Getting a Kick out of Physics

I’ve written before about the physics of baseball, and in particular how curve balls curve. But, this year’s World Cup Futbol (that’s Eurospeak for soccer you know) got me thinking about the physics of soccer and scoring goals. And, since it is that season for some of you parents, youth soccer season, that is, here you go…

The famous goal that recently got headlines again, in terms of the underlying science, was actually scored 13 years ago. In the June 3, 1997, match between France and Brazil. In the last seconds of the game, Brazilian Roberto Carlos scored what was later named the impossible goal. He kicked a ball towards one end of the goal, apparently way off target, that banked at the last second and dropped into the net. It tied the game and changed the team’s fate that year. It has the stuff of the mysterious dropping fastball in baseball.

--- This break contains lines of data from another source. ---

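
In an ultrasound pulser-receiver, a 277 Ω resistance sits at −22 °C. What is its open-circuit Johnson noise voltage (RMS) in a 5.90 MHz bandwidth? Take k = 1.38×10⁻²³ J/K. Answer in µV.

4.76 µV

T = −22 °C + 273.15 = 251.15 K
V_n = √(4kTRB)
4kTRB = 4 × 1.38×10⁻²³ × 251.15 × 2.77×10² × 5.90×10⁶ = 2.27×10⁻¹¹ V²
V_n = √(2.27×10⁻¹¹) = 4.76×10⁻⁶ V = 4.76 µV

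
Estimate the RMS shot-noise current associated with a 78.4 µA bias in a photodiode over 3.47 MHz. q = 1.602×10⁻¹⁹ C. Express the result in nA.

9.34 nA

I_n = √(2qI·B)
2qI·B = 2 × 1.602×10⁻¹⁹ × 7.84×10⁻⁵ × 3.47×10⁶ = 8.72×10⁻¹⁷ A²
I_n = √(8.72×10⁻¹⁷) = 9.34×10⁻⁹ A = 9.34 nA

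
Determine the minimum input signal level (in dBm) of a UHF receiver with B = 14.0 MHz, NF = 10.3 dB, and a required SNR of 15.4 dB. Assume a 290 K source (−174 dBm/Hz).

Sensitivity = −174 + 10 log₁₀(B) + NF + SNR_min
= −174 + 71.46 + 10.3 + 15.4
= −76.84 dBm → −76.8 dBm

−76.8 dBm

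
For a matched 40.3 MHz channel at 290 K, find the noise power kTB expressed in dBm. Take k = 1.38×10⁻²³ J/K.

−97.9 dBm

P_n = kTB = 1.38×10⁻²³ × 290 × 4.03×10⁷ = 1.61×10⁻¹³ W
In dBm: 10 log₁₀(1.61×10⁻¹³ / 10⁻³) = −97.9 dBm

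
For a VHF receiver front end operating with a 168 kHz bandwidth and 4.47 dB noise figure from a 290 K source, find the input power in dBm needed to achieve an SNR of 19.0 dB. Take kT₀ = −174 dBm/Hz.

Sensitivity = −174 + 10 log₁₀(B) + NF + SNR_min
= −174 + 52.25 + 4.47 + 19.0
= −98.28 dBm → −98.3 dBm

−98.3 dBm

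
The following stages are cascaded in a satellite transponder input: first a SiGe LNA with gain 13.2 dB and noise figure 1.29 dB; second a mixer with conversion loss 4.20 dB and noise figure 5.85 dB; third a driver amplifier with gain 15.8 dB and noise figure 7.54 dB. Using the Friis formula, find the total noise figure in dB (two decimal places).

3.16 dB

Convert to linear (a loss of L dB is a gain of −L dB): F_i = 10^(NF_i/10), G_i = 10^(G_i,dB/10)
  Stage 1: F_1 = 10^(1.29/10) = 1.346, G_1 = 10^(13.2/10) = 20.89
  Stage 2: F_2 = 10^(5.85/10) = 3.846, G_2 = 10^(−4.20/10) = 0.3802
  Stage 3: F_3 = 10^(7.54/10) = 5.675, G_3 = 10^(15.8/10) = 38.02
Friis cascade:
  F = 1.346 + (3.846 − 1)/20.89 + (5.675 − 1)/7.943 = 2.071
NF = 10 log₁₀(2.071) = 3.16 dB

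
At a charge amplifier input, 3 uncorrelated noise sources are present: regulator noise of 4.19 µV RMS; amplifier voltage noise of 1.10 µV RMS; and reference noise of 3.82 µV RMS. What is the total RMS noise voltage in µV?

Uncorrelated sources add in power (mean-square): V_tot = √(ΣV_i²)
V_tot = √[(4.19×10⁻⁶)² + (1.10×10⁻⁶)² + (3.82×10⁻⁶)²] = 5.78×10⁻⁶ V = 5.78 µV

5.78 µV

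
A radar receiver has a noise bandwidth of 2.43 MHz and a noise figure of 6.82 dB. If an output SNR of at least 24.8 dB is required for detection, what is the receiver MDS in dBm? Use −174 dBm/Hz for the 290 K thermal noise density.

Sensitivity = −174 + 10 log₁₀(B) + NF + SNR_min
= −174 + 63.86 + 6.82 + 24.8
= −78.52 dBm → −78.5 dBm

−78.5 dBm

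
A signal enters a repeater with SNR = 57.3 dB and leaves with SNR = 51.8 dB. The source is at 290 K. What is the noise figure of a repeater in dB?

NF (dB) = SNR_in(dB) − SNR_out(dB) when the source is at T₀
NF = 57.3 − 51.8 = 5.5 dB

5.5 dB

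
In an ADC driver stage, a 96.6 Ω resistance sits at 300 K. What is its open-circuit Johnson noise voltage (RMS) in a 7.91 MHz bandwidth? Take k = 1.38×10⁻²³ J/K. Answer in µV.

3.56 µV

V_n = √(4kTRB)
4kTRB = 4 × 1.38×10⁻²³ × 300 × 9.66×10¹ × 7.91×10⁶ = 1.27×10⁻¹¹ V²
V_n = √(1.27×10⁻¹¹) = 3.56×10⁻⁶ V = 3.56 µV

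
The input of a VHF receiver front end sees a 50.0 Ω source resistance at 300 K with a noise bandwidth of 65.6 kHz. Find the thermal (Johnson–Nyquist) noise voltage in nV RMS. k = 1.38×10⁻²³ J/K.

233 nV

V_n = √(4kTRB)
4kTRB = 4 × 1.38×10⁻²³ × 300 × 5.00×10¹ × 6.56×10⁴ = 5.43×10⁻¹⁴ V²
V_n = √(5.43×10⁻¹⁴) = 2.33×10⁻⁷ V = 233 nV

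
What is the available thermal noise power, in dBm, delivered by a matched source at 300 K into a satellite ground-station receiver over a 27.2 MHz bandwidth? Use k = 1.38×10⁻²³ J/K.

−99.5 dBm

P_n = kTB = 1.38×10⁻²³ × 300 × 2.72×10⁷ = 1.13×10⁻¹³ W
In dBm: 10 log₁₀(1.13×10⁻¹³ / 10⁻³) = −99.5 dBm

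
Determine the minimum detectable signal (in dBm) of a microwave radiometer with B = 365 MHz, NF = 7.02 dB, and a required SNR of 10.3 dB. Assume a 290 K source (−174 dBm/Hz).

Sensitivity = −174 + 10 log₁₀(B) + NF + SNR_min
= −174 + 85.62 + 7.02 + 10.3
= −71.06 dBm → −71.1 dBm

−71.1 dBm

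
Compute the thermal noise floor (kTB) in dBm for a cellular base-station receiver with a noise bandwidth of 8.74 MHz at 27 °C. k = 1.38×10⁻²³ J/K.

T = 27 °C + 273.15 = 300.15 K
P_n = kTB = 1.38×10⁻²³ × 300.15 × 8.74×10⁶ = 3.62×10⁻¹⁴ W
In dBm: 10 log₁₀(3.62×10⁻¹⁴ / 10⁻³) = −104.4 dBm

−104.4 dBm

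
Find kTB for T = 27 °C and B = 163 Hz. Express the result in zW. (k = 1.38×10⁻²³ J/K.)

T = 27 °C + 273.15 = 300.15 K
P_n = kTB = 1.38×10⁻²³ × 300.15 × 1.63×10² = 6.75×10⁻¹⁹ W = 675 zW

675 zW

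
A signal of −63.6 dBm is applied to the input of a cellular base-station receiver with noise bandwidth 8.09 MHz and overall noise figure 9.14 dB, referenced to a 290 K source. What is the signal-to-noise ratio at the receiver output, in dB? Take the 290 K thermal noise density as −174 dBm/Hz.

Noise floor: N = −174 + 10 log₁₀(B) + NF
10 log₁₀(8.09×10⁶) = 69.08 dB
N = −174 + 69.08 + 9.14 = −95.78 dBm
SNR = P_sig − N = −63.6 − (−95.78) = 32.18 dB → 32.2 dB

32.2 dB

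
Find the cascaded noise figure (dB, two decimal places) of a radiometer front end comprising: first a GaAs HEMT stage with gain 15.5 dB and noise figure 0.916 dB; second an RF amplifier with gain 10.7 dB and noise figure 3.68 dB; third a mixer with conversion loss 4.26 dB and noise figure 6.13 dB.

1.07 dB

Convert to linear (a loss of L dB is a gain of −L dB): F_i = 10^(NF_i/10), G_i = 10^(G_i,dB/10)
  Stage 1: F_1 = 10^(0.916/10) = 1.235, G_1 = 10^(15.5/10) = 35.48
  Stage 2: F_2 = 10^(3.68/10) = 2.333, G_2 = 10^(10.7/10) = 11.75
  Stage 3: F_3 = 10^(6.13/10) = 4.102, G_3 = 10^(−4.26/10) = 0.3750
Friis cascade:
  F = 1.235 + (2.333 − 1)/35.48 + (4.102 − 1)/416.9 = 1.280
NF = 10 log₁₀(1.280) = 1.07 dB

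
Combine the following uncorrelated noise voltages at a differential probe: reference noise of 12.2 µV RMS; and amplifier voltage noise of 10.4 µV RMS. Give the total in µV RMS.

Uncorrelated sources add in power (mean-square): V_tot = √(ΣV_i²)
V_tot = √[(1.22×10⁻⁵)² + (1.04×10⁻⁵)²] = 1.60×10⁻⁵ V = 16.0 µV

16.0 µV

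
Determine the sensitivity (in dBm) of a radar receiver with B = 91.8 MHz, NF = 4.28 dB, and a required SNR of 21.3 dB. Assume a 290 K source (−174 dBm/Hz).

Sensitivity = −174 + 10 log₁₀(B) + NF + SNR_min
= −174 + 79.63 + 4.28 + 21.3
= −68.79 dBm → −68.8 dBm

−68.8 dBm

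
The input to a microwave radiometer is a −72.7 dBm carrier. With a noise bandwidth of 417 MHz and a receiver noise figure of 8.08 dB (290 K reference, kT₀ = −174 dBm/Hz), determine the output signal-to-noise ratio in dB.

Noise floor: N = −174 + 10 log₁₀(B) + NF
10 log₁₀(4.17×10⁸) = 86.2 dB
N = −174 + 86.2 + 8.08 = −79.72 dBm
SNR = P_sig − N = −72.7 − (−79.72) = 7.02 dB → 7.0 dB

7.0 dB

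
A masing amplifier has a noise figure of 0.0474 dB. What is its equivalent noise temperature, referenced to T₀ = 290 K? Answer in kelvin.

3.18 K

F = 10^(0.0474/10) = 1.01097
T_e = (F − 1)·T₀ = (1.01097 − 1) × 290 = 3.18 K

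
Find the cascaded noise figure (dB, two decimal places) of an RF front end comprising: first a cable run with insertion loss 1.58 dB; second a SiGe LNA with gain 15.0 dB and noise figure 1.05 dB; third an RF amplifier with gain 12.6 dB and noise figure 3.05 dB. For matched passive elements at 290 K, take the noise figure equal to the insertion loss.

2.74 dB

Convert to linear (a loss of L dB is a gain of −L dB): F_i = 10^(NF_i/10), G_i = 10^(G_i,dB/10)
  Stage 1: F_1 = 10^(1.58/10) = 1.439, G_1 = 10^(−1.58/10) = 0.6950
  Stage 2: F_2 = 10^(1.05/10) = 1.274, G_2 = 10^(15.0/10) = 31.62
  Stage 3: F_3 = 10^(3.05/10) = 2.018, G_3 = 10^(12.6/10) = 18.20
Friis cascade:
  F = 1.439 + (1.274 − 1)/0.6950 + (2.018 − 1)/21.98 = 1.879
NF = 10 log₁₀(1.879) = 2.74 dB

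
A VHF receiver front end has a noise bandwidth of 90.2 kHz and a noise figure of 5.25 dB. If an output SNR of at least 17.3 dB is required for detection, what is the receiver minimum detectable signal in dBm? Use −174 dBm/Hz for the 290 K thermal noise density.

Sensitivity = −174 + 10 log₁₀(B) + NF + SNR_min
= −174 + 49.55 + 5.25 + 17.3
= −101.90 dBm → −101.9 dBm

−101.9 dBm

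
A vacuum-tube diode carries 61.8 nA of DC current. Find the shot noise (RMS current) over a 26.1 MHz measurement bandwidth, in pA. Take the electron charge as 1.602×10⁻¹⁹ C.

I_n = √(2qI·B)
2qI·B = 2 × 1.602×10⁻¹⁹ × 6.18×10⁻⁸ × 2.61×10⁷ = 5.17×10⁻¹⁹ A²
I_n = √(5.17×10⁻¹⁹) = 7.19×10⁻¹⁰ A = 719 pA

719 pA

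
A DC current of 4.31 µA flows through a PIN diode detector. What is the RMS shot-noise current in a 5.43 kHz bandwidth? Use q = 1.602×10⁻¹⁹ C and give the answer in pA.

I_n = √(2qI·B)
2qI·B = 2 × 1.602×10⁻¹⁹ × 4.31×10⁻⁶ × 5.43×10³ = 7.50×10⁻²¹ A²
I_n = √(7.50×10⁻²¹) = 8.66×10⁻¹¹ A = 86.6 pA

86.6 pA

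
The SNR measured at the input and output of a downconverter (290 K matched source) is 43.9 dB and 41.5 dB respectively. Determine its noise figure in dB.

2.4 dB

NF (dB) = SNR_in(dB) − SNR_out(dB) when the source is at T₀
NF = 43.9 − 41.5 = 2.4 dB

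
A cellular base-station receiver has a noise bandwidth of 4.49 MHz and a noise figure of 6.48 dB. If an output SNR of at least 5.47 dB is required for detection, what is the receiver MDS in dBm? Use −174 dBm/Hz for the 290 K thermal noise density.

Sensitivity = −174 + 10 log₁₀(B) + NF + SNR_min
= −174 + 66.52 + 6.48 + 5.47
= −95.53 dBm → −95.5 dBm

−95.5 dBm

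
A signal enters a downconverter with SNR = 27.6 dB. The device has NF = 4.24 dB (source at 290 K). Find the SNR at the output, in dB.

23.36 dB

By definition F = SNR_in/SNR_out, so in dB: SNR_out = SNR_in − NF
SNR_out = 27.6 − 4.24 = 23.36 dB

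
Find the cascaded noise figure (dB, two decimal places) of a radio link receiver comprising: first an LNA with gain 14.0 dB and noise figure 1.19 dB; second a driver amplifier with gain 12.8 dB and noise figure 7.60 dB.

Convert to linear (a loss of L dB is a gain of −L dB): F_i = 10^(NF_i/10), G_i = 10^(G_i,dB/10)
  Stage 1: F_1 = 10^(1.19/10) = 1.315, G_1 = 10^(14.0/10) = 25.12
  Stage 2: F_2 = 10^(7.60/10) = 5.754, G_2 = 10^(12.8/10) = 19.05
Friis cascade:
  F = 1.315 + (5.754 − 1)/25.12 = 1.505
NF = 10 log₁₀(1.505) = 1.77 dB

1.77 dB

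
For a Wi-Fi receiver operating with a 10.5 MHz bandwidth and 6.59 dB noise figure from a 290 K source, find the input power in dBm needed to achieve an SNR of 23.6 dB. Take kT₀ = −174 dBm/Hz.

Sensitivity = −174 + 10 log₁₀(B) + NF + SNR_min
= −174 + 70.21 + 6.59 + 23.6
= −73.60 dBm → −73.6 dBm

−73.6 dBm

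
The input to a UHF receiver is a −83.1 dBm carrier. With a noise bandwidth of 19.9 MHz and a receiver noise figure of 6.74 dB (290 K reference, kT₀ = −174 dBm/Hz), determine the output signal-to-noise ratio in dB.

Noise floor: N = −174 + 10 log₁₀(B) + NF
10 log₁₀(1.99×10⁷) = 72.99 dB
N = −174 + 72.99 + 6.74 = −94.27 dBm
SNR = P_sig − N = −83.1 − (−94.27) = 11.17 dB → 11.2 dB

11.2 dB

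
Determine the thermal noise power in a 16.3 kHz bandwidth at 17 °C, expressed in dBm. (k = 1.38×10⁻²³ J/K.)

−131.9 dBm

T = 17 °C + 273.15 = 290.15 K
P_n = kTB = 1.38×10⁻²³ × 290.15 × 1.63×10⁴ = 6.53×10⁻¹⁷ W
In dBm: 10 log₁₀(6.53×10⁻¹⁷ / 10⁻³) = −131.9 dBm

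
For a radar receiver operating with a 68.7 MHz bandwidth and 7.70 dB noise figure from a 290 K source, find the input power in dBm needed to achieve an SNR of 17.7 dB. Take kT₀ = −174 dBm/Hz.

Sensitivity = −174 + 10 log₁₀(B) + NF + SNR_min
= −174 + 78.37 + 7.70 + 17.7
= −70.23 dBm → −70.2 dBm

−70.2 dBm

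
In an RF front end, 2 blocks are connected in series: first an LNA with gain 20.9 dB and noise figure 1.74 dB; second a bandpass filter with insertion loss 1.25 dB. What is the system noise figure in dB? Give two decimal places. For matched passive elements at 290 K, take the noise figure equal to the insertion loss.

Convert to linear (a loss of L dB is a gain of −L dB): F_i = 10^(NF_i/10), G_i = 10^(G_i,dB/10)
  Stage 1: F_1 = 10^(1.74/10) = 1.493, G_1 = 10^(20.9/10) = 123.0
  Stage 2: F_2 = 10^(1.25/10) = 1.334, G_2 = 10^(−1.25/10) = 0.7499
Friis cascade:
  F = 1.493 + (1.334 − 1)/123.0 = 1.496
NF = 10 log₁₀(1.496) = 1.75 dB

1.75 dB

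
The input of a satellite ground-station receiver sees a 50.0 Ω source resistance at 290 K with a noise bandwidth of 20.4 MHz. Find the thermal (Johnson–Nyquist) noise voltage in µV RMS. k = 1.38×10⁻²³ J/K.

4.04 µV

V_n = √(4kTRB)
4kTRB = 4 × 1.38×10⁻²³ × 290 × 5.00×10¹ × 2.04×10⁷ = 1.63×10⁻¹¹ V²
V_n = √(1.63×10⁻¹¹) = 4.04×10⁻⁶ V = 4.04 µV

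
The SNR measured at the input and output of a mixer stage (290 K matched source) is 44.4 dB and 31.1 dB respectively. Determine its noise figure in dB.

NF (dB) = SNR_in(dB) − SNR_out(dB) when the source is at T₀
NF = 44.4 − 31.1 = 13.3 dB

13.3 dB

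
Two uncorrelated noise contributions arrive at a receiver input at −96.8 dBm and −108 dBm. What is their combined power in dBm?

Convert to linear, add, convert back:
P₁ = 2.09×10⁻¹³ W, P₂ = 1.58×10⁻¹⁴ W
P_tot = 2.25×10⁻¹³ W → 10 log₁₀(P_tot / 10⁻³) = −96.5 dBm

−96.5 dBm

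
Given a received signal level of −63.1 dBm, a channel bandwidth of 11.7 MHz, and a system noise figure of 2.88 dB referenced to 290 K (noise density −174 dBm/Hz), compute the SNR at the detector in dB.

37.3 dB

Noise floor: N = −174 + 10 log₁₀(B) + NF
10 log₁₀(1.17×10⁷) = 70.68 dB
N = −174 + 70.68 + 2.88 = −100.44 dBm
SNR = P_sig − N = −63.1 − (−100.44) = 37.34 dB → 37.3 dB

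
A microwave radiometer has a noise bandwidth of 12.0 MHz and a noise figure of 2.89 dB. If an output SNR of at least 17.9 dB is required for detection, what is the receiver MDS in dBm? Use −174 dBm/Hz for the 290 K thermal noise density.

Sensitivity = −174 + 10 log₁₀(B) + NF + SNR_min
= −174 + 70.79 + 2.89 + 17.9
= −82.42 dBm → −82.4 dBm

−82.4 dBm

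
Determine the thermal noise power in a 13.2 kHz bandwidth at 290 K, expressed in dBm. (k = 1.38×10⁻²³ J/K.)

P_n = kTB = 1.38×10⁻²³ × 290 × 1.32×10⁴ = 5.28×10⁻¹⁷ W
In dBm: 10 log₁₀(5.28×10⁻¹⁷ / 10⁻³) = −132.8 dBm

−132.8 dBm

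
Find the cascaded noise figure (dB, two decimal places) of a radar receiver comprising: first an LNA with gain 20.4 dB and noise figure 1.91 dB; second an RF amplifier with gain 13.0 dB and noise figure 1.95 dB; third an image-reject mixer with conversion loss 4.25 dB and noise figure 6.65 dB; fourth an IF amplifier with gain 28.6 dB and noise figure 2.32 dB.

Convert to linear (a loss of L dB is a gain of −L dB): F_i = 10^(NF_i/10), G_i = 10^(G_i,dB/10)
  Stage 1: F_1 = 10^(1.91/10) = 1.552, G_1 = 10^(20.4/10) = 109.6
  Stage 2: F_2 = 10^(1.95/10) = 1.567, G_2 = 10^(13.0/10) = 19.95
  Stage 3: F_3 = 10^(6.65/10) = 4.624, G_3 = 10^(−4.25/10) = 0.3758
  Stage 4: F_4 = 10^(2.32/10) = 1.706, G_4 = 10^(28.6/10) = 724.4
Friis cascade:
  F = 1.552 + (1.567 − 1)/109.6 + (4.624 − 1)/2188 + (1.706 − 1)/822.2 = 1.560
NF = 10 log₁₀(1.560) = 1.93 dB

1.93 dB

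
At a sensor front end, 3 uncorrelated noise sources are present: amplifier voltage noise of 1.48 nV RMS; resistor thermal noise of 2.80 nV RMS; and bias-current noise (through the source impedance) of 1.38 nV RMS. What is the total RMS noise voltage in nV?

3.45 nV

Uncorrelated sources add in power (mean-square): V_tot = √(ΣV_i²)
V_tot = √[(1.48×10⁻⁹)² + (2.80×10⁻⁹)² + (1.38×10⁻⁹)²] = 3.45×10⁻⁹ V = 3.45 nV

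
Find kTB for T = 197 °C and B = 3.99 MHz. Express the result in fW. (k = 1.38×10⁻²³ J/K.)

T = 197 °C + 273.15 = 470.15 K
P_n = kTB = 1.38×10⁻²³ × 470.15 × 3.99×10⁶ = 2.59×10⁻¹⁴ W = 25.9 fW

25.9 fW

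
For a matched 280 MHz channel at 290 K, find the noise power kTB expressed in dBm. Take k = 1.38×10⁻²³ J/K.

−89.5 dBm

P_n = kTB = 1.38×10⁻²³ × 290 × 2.80×10⁸ = 1.12×10⁻¹² W
In dBm: 10 log₁₀(1.12×10⁻¹² / 10⁻³) = −89.5 dBm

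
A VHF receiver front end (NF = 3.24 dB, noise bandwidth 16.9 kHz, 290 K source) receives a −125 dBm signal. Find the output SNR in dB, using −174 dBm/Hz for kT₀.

Noise floor: N = −174 + 10 log₁₀(B) + NF
10 log₁₀(1.69×10⁴) = 42.28 dB
N = −174 + 42.28 + 3.24 = −128.48 dBm
SNR = P_sig − N = −125 − (−128.48) = 3.48 dB → 3.5 dB

3.5 dB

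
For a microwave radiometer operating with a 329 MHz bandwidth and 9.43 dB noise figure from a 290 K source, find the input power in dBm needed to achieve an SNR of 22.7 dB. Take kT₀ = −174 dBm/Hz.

Sensitivity = −174 + 10 log₁₀(B) + NF + SNR_min
= −174 + 85.17 + 9.43 + 22.7
= −56.70 dBm → −56.7 dBm

−56.7 dBm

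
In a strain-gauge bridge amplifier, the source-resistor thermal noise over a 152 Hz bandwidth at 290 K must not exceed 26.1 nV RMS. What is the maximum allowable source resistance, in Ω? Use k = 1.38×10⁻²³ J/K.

280 Ω

Johnson–Nyquist: V_n = √(4kTRB) ⇒ R = V_n² / (4kTB)
4kTB = 4 × 1.38×10⁻²³ × 290 × 1.52×10² = 2.43×10⁻¹⁸
R = (2.61×10⁻⁸)² / 2.43×10⁻¹⁸ = 2.80×10² Ω = 280 Ω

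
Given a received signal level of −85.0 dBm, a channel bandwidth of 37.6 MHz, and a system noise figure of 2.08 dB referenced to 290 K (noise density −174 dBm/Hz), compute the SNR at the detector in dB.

Noise floor: N = −174 + 10 log₁₀(B) + NF
10 log₁₀(3.76×10⁷) = 75.75 dB
N = −174 + 75.75 + 2.08 = −96.17 dBm
SNR = P_sig − N = −85.0 − (−96.17) = 11.17 dB → 11.2 dB

11.2 dB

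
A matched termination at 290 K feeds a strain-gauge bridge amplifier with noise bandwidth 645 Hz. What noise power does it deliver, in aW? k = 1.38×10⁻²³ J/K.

2.58 aW

P_n = kTB = 1.38×10⁻²³ × 290 × 6.45×10² = 2.58×10⁻¹⁸ W = 2.58 aW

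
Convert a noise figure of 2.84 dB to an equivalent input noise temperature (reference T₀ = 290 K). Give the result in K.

F = 10^(2.84/10) = 1.92309
T_e = (F − 1)·T₀ = (1.92309 − 1) × 290 = 268 K

268 K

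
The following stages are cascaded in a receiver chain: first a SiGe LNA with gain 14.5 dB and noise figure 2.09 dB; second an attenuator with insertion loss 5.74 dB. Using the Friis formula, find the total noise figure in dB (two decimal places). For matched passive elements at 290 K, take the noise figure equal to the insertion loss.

2.34 dB

Convert to linear (a loss of L dB is a gain of −L dB): F_i = 10^(NF_i/10), G_i = 10^(G_i,dB/10)
  Stage 1: F_1 = 10^(2.09/10) = 1.618, G_1 = 10^(14.5/10) = 28.18
  Stage 2: F_2 = 10^(5.74/10) = 3.750, G_2 = 10^(−5.74/10) = 0.2667
Friis cascade:
  F = 1.618 + (3.750 − 1)/28.18 = 1.716
NF = 10 log₁₀(1.716) = 2.34 dB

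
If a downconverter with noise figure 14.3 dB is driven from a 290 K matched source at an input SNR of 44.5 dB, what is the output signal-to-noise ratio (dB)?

By definition F = SNR_in/SNR_out, so in dB: SNR_out = SNR_in − NF
SNR_out = 44.5 − 14.3 = 30.2 dB

30.2 dB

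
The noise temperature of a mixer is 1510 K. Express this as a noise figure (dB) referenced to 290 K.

F = 1 + T_e/T₀ = 1 + 1510/290 = 6.2069
NF = 10 log₁₀(6.2069) = 7.93 dB

7.93 dB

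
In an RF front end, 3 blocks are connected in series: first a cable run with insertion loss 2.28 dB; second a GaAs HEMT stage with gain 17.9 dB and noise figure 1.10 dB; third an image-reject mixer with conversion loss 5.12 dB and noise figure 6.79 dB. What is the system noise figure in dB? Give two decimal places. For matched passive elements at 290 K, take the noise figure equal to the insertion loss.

Convert to linear (a loss of L dB is a gain of −L dB): F_i = 10^(NF_i/10), G_i = 10^(G_i,dB/10)
  Stage 1: F_1 = 10^(2.28/10) = 1.690, G_1 = 10^(−2.28/10) = 0.5916
  Stage 2: F_2 = 10^(1.10/10) = 1.288, G_2 = 10^(17.9/10) = 61.66
  Stage 3: F_3 = 10^(6.79/10) = 4.775, G_3 = 10^(−5.12/10) = 0.3076
Friis cascade:
  F = 1.690 + (1.288 − 1)/0.5916 + (4.775 − 1)/36.48 = 2.281
NF = 10 log₁₀(2.281) = 3.58 dB

3.58 dB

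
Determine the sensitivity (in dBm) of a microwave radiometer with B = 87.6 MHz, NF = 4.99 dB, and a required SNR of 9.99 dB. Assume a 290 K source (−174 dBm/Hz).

−79.6 dBm

Sensitivity = −174 + 10 log₁₀(B) + NF + SNR_min
= −174 + 79.43 + 4.99 + 9.99
= −79.59 dBm → −79.6 dBm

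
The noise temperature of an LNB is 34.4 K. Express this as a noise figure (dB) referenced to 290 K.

0.487 dB

F = 1 + T_e/T₀ = 1 + 34.4/290 = 1.11862
NF = 10 log₁₀(1.11862) = 0.487 dB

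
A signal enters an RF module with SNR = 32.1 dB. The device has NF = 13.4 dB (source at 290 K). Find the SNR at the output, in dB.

18.7 dB

By definition F = SNR_in/SNR_out, so in dB: SNR_out = SNR_in − NF
SNR_out = 32.1 − 13.4 = 18.7 dB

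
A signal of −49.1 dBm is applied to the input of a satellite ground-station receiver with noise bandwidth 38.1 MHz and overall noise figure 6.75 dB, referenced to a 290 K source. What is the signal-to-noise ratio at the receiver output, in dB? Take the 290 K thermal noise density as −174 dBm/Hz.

Noise floor: N = −174 + 10 log₁₀(B) + NF
10 log₁₀(3.81×10⁷) = 75.81 dB
N = −174 + 75.81 + 6.75 = −91.44 dBm
SNR = P_sig − N = −49.1 − (−91.44) = 42.34 dB → 42.3 dB

42.3 dB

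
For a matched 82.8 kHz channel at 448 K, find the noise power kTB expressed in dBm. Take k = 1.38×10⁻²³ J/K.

P_n = kTB = 1.38×10⁻²³ × 448 × 8.28×10⁴ = 5.12×10⁻¹⁶ W
In dBm: 10 log₁₀(5.12×10⁻¹⁶ / 10⁻³) = −122.9 dBm

−122.9 dBm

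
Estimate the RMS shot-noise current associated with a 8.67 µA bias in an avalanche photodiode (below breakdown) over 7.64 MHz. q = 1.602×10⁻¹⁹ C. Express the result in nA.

I_n = √(2qI·B)
2qI·B = 2 × 1.602×10⁻¹⁹ × 8.67×10⁻⁶ × 7.64×10⁶ = 2.12×10⁻¹⁷ A²
I_n = √(2.12×10⁻¹⁷) = 4.61×10⁻⁹ A = 4.61 nA

4.61 nA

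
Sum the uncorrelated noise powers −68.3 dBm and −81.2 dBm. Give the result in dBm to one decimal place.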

The secret was finally revealed this year by a team of French (of course) scientists.

Soccer balls tend to curve or arc when kicked for much the same reason that curve balls curve in baseball. When they are kicked (or thrown) they tend to rotate. So, one side of the ball is rotating in the same direction as the ball itself, while the other side of the ball is rotating against the direction of motion. The side of the ball that is rotating against direction of motion gets slowed down, just a little, by the resulting friction, and the path of the ball starts to curve to that side. This is called the Magnus effect, which explains the gently curving motion we typically see in tennis balls, golf balls, etc. What about the radical change in direction, like with old-fashioned spit-balls and this famous soccer goal?

Spit-balls change drastically because the shape of the ball is altered. This causes the spin to be asymmetrical, and things start to wobble. Just think of your washing machine on the spin cycle with the load out of balance. It just takes one wobble to throw things really out of whack. If your washing machine drum were not attached to the machine, it would take one strong turn, and crash through your laundry room wall.

Something quite different apparently happened with this soccer ball. No alteration of the ball was required. It was simply that the ball was kicked from so far away that the Magnus effect went into overdrive, so to speak. The forces on the right and left side of the ball got so out of balance that it started to wobble on its own, and the result was just like a dropping curve-ball.

The key was that the kick was from really far away, 35 meters to be exact, and only a player like Roberto Carlos could deliver that kick with enough speed for it to actually make it to the goal, estimated at 130 kilometers per hour. Hence, you almost never see this happen. You never see it in baseball or tennis, the ball does simply not get to travel far enough. And, it is obviously incredibly rare even in soccer, kickers rarely deliver 100+ km/hr kicks.

In fact, scientists did not know this was the outcome of the Magnus effect until seeing that goal, and spending many years since then studying it. It has now been replicated in the lab. We have yet to see if improvements in player training technology will yield more Carlos-style performances.